Nearly four weeks later, there's no doubt the Redskins' plans were altered -- how much is unknown. They signed free agent receiver Pierre Garcon, but every other signing has been a low-cost one. They've signed three veteran safeties to one-year deals and receiver Josh Morgan to a two-year contract.
They've also re-signed three of their unrestricted free agents in linebacker London Fletcher and defensive ends Adam Carriker and Kedric Golston.
But that's not what they anticipated before the NFL removed $36 million in cap space over the next two years for their handling of the 2010 uncapped year.
"Right now, I'm not allowed to talk about it," coach Mike Shanahan told reporters at the owners' meetings last month. "Believe me, I'd like to, but I can't."
The question then becomes: Can the Redskins somehow benefit from their inactivity in free agency? Big, or expensive, classes in the past haven't led to rousing success. Clearly they'd rather have the cap space and ability to decide -- on their own -- if they want a guy or not. And there are moves that might need to be made -- in terms of restructuring contracts or releasing players -- that are prompted by this reduction.
In fairness, this current group has not lured the big-name free agents like the previous regime. They focused on mostly second-tier types in their first two years, including defensive linemen Barry Cofield and Stephen Bowen; guard Chris Chester and corner Josh Wilson last summer.
"They're great guys with a different mentality, more blue-collar guys that played well and earned it," linebacker Lorenzo Alexander said. "I always look back at Dallas. They had  Pro Bowlers [after the 2007 season], and they couldn't win a playoff game. You need a core group of guys that are blue-collar guys.
"There were a ton of guys who were blue-collar hardworking guys here in the past, and they said we can't pay you. Then they go elsewhere and still do a good job, and they're willing to bring someone else in and pay him a crazy amount of money."

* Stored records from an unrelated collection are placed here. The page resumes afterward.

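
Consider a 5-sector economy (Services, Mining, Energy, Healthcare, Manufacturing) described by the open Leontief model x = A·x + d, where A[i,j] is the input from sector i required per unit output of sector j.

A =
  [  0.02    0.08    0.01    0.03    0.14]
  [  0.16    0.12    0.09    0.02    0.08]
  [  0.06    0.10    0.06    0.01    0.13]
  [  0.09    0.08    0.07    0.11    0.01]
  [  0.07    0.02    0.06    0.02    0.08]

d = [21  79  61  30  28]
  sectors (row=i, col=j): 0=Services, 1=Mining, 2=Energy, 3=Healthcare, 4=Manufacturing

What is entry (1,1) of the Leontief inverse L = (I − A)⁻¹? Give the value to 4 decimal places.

L[1,1] = 1.1774

Form M = I − A:
  [  0.98   -0.08   -0.01   -0.03   -0.14]
  [ -0.16    0.88   -0.09   -0.02   -0.08]
  [ -0.06   -0.10    0.94   -0.01   -0.13]
  [ -0.09   -0.08   -0.07    0.89   -0.01]
  [ -0.07   -0.02   -0.06   -0.02    0.92]
Leontief inverse L = M⁻¹:
  [  1.0567    0.1080    0.0360    0.0424    0.1757]
  [  0.2145    1.1774    0.1277    0.0386    0.1535]
  [  0.1048    0.1398    1.0917    0.0230    0.1826]
  [  0.1355    0.1283    0.1019    1.1335    0.0585]
  [  0.0948    0.0457    0.0789    0.0302    1.1168]
Total output x = L · d:
  x_0 = 1.0567·21 + 0.1080·79 + 0.0360·61 + 0.0424·30 + 0.1757·28 = 39.1080
  x_1 = 0.2145·21 + 1.1774·79 + 0.1277·61 + 0.0386·30 + 0.1535·28 = 110.7612
  x_2 = 0.1048·21 + 0.1398·79 + 1.0917·61 + 0.0230·30 + 0.1826·28 = 85.6472
  x_3 = 0.1355·21 + 0.1283·79 + 0.1019·61 + 1.1335·30 + 0.0585·28 = 54.8336
  x_4 = 0.0948·21 + 0.0457·79 + 0.0789·61 + 0.0302·30 + 1.1168·28 = 42.5960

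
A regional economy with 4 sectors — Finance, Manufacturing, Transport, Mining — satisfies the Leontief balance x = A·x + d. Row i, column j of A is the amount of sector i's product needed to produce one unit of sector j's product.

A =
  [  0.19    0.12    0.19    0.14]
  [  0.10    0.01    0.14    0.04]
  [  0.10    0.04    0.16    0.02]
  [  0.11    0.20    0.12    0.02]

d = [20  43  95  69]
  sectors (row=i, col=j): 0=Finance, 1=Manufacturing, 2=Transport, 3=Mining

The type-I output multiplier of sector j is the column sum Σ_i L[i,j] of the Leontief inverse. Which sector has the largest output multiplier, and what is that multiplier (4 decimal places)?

Form M = I − A:
  [  0.81   -0.12   -0.19   -0.14]
  [ -0.10    0.99   -0.14   -0.04]
  [ -0.10   -0.04    0.84   -0.02]
  [ -0.11   -0.20   -0.12    0.98]
Leontief inverse L = M⁻¹:
  [  1.3351    0.2186    0.3680    0.2072]
  [  0.1674    1.0539    0.2237    0.0715]
  [  0.1718    0.0821    1.2507    0.0534]
  [  0.2051    0.2497    0.2401    1.0648]
Total output x = L · d:
  x_0 = 1.3351·20 + 0.2186·43 + 0.3680·95 + 0.2072·69 = 85.3552
  x_1 = 0.1674·20 + 1.0539·43 + 0.2237·95 + 0.0715·69 = 74.8541
  x_2 = 0.1718·20 + 0.0821·43 + 1.2507·95 + 0.0534·69 = 129.4667
  x_3 = 0.2051·20 + 0.2497·43 + 0.2401·95 + 1.0648·69 = 111.1183
Output multipliers (column sums of L):
  Finance: 1.8794
  Manufacturing: 1.6042
  Transport: 2.0825
  Mining: 1.3969

Transport (2.0825)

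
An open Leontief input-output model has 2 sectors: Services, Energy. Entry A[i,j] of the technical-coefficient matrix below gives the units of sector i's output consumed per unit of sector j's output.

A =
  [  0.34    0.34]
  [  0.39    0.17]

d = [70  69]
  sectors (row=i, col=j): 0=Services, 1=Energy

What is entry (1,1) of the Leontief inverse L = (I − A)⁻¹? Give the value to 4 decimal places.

L[1,1] = 1.5896

Form M = I − A:
  [  0.66   -0.34]
  [ -0.39    0.83]
Leontief inverse L = M⁻¹:
  [  1.9990    0.8189]
  [  0.9393    1.5896]
Total output x = L · d:
  x_0 = 1.9990·70 + 0.8189·69 = 196.4355
  x_1 = 0.9393·70 + 1.5896·69 = 175.4335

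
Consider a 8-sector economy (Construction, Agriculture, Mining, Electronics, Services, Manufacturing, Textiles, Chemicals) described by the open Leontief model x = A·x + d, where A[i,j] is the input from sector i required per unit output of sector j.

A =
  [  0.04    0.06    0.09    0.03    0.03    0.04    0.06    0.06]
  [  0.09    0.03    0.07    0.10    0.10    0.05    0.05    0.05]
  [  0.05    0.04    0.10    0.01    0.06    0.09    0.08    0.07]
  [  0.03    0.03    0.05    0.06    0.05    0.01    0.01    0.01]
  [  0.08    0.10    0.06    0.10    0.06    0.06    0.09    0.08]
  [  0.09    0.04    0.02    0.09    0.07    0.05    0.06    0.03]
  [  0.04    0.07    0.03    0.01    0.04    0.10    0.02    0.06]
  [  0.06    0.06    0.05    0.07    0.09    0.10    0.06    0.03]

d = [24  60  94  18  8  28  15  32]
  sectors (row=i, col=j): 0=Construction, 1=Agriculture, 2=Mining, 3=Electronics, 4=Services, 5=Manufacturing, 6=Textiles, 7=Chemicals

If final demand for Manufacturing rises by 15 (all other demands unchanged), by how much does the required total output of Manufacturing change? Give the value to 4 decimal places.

16.4408

Form M = I − A:
  [  0.96   -0.06   -0.09   -0.03   -0.03   -0.04   -0.06   -0.06]
  [ -0.09    0.97   -0.07   -0.10   -0.10   -0.05   -0.05   -0.05]
  [ -0.05   -0.04    0.90   -0.01   -0.06   -0.09   -0.08   -0.07]
  [ -0.03   -0.03   -0.05    0.94   -0.05   -0.01   -0.01   -0.01]
  [ -0.08   -0.10   -0.06   -0.10    0.94   -0.06   -0.09   -0.08]
  [ -0.09   -0.04   -0.02   -0.09   -0.07    0.95   -0.06   -0.03]
  [ -0.04   -0.07   -0.03   -0.01   -0.04   -0.10    0.98   -0.06]
  [ -0.06   -0.06   -0.05   -0.07   -0.09   -0.10   -0.06    0.97]
Leontief inverse L = M⁻¹:
  [  1.0859    0.1003    0.1365    0.0722    0.0784    0.0908    0.1023    0.0985]
  [  0.1473    1.0847    0.1298    0.1572    0.1587    0.1086    0.1038    0.0989]
  [  0.1080    0.0918    1.1549    0.0630    0.1187    0.1535    0.1338    0.1182]
  [  0.0566    0.0545    0.0793    1.0869    0.0778    0.0363    0.0352    0.0330]
  [  0.1481    0.1608    0.1274    0.1677    1.1317    0.1300    0.1495    0.1350]
  [  0.1368    0.0844    0.0673    0.1377    0.1175    1.0961    0.1017    0.0690]
  [  0.0860    0.1070    0.0695    0.0560    0.0863    0.1433    1.0598    0.0935]
  [  0.1191    0.1122    0.1048    0.1291    0.1489    0.1568    0.1121    1.0770]
Total output x = L · d:
  x_0 = 1.0859·24 + 0.1003·60 + 0.1365·94 + 0.0722·18 + 0.0784·8 + 0.0908·28 + 0.1023·15 + 0.0985·32 = 54.0751
  x_1 = 0.1473·24 + 1.0847·60 + 0.1298·94 + 0.1572·18 + 0.1587·8 + 0.1086·28 + 0.1038·15 + 0.0989·32 = 92.6782
  x_2 = 0.1080·24 + 0.0918·60 + 1.1549·94 + 0.0630·18 + 0.1187·8 + 0.1535·28 + 0.1338·15 + 0.1182·32 = 128.8300
  x_3 = 0.0566·24 + 0.0545·60 + 0.0793·94 + 1.0869·18 + 0.0778·8 + 0.0363·28 + 0.0352·15 + 0.0330·32 = 34.8649
  x_4 = 0.1481·24 + 0.1608·60 + 0.1274·94 + 0.1677·18 + 1.1317·8 + 0.1300·28 + 0.1495·15 + 0.1350·32 = 47.4531
  x_5 = 0.1368·24 + 0.0844·60 + 0.0673·94 + 0.1377·18 + 0.1175·8 + 1.0961·28 + 0.1017·15 + 0.0690·32 = 52.5176
  x_6 = 0.0860·24 + 0.1070·60 + 0.0695·94 + 0.0560·18 + 0.0863·8 + 0.1433·28 + 1.0598·15 + 0.0935·32 = 39.6157
  x_7 = 0.1191·24 + 0.1122·60 + 0.1048·94 + 0.1291·18 + 0.1489·8 + 0.1568·28 + 0.1121·15 + 1.0770·32 = 63.4915
Δx_5 = L[5,5] · Δd_5 = 1.0961 · 15 = 16.4408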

A Cleveland Plain Dealer chart showed of the 10 teams that signed the most free agents between 2006-11, only three (New Orleans, Houston and Philadelphia) had cumulative records above .500. Five of those teams, including the Redskins, had a winning percentage of .400 or worse.
Meanwhile, of the 10 teams that signed the fewest, six had a combined record of .600 or better and only two (Carolina and Cincinnati) were under .500. And four of these teams won Super Bowls: Indianapolis, the New York Giants (twice), Pittsburgh and Green Bay.
"We didn't knee jerk and we didn't buy the glitter," said one executive with a team that signed few free agents. "Fifty percent of free agents never play to expectations. ... We didn't try to hit home runs, we looked for fits. We were the antithesis of how Washington operates."
The Redskins failed in that sort of quest in the past.
"It was almost like a caste system," former Redskins safeties coach Steve Jackson said. "When we brought in guys like Adam Archuleta, and everyone's going to equate what you make to your production. If you're paying guys the most in the league, then he'd better be the most productive guy in the league. It creates animosity in the locker room."
Former Redskins center Casey Rabach said, "It's more position specific. On the line we didn't have that, but you could definitely see it at the receiver position and the defensive back position."
All of this means that the Redskins don't have to be crippled by this offseason. Not that they're really buying that notion. It's impossible to say how it would have turned out.
"I don't know if it's a silver lining because they've done a good job of changing the mentality of how they're bringing guys in," Alexander said. "It's hurting us."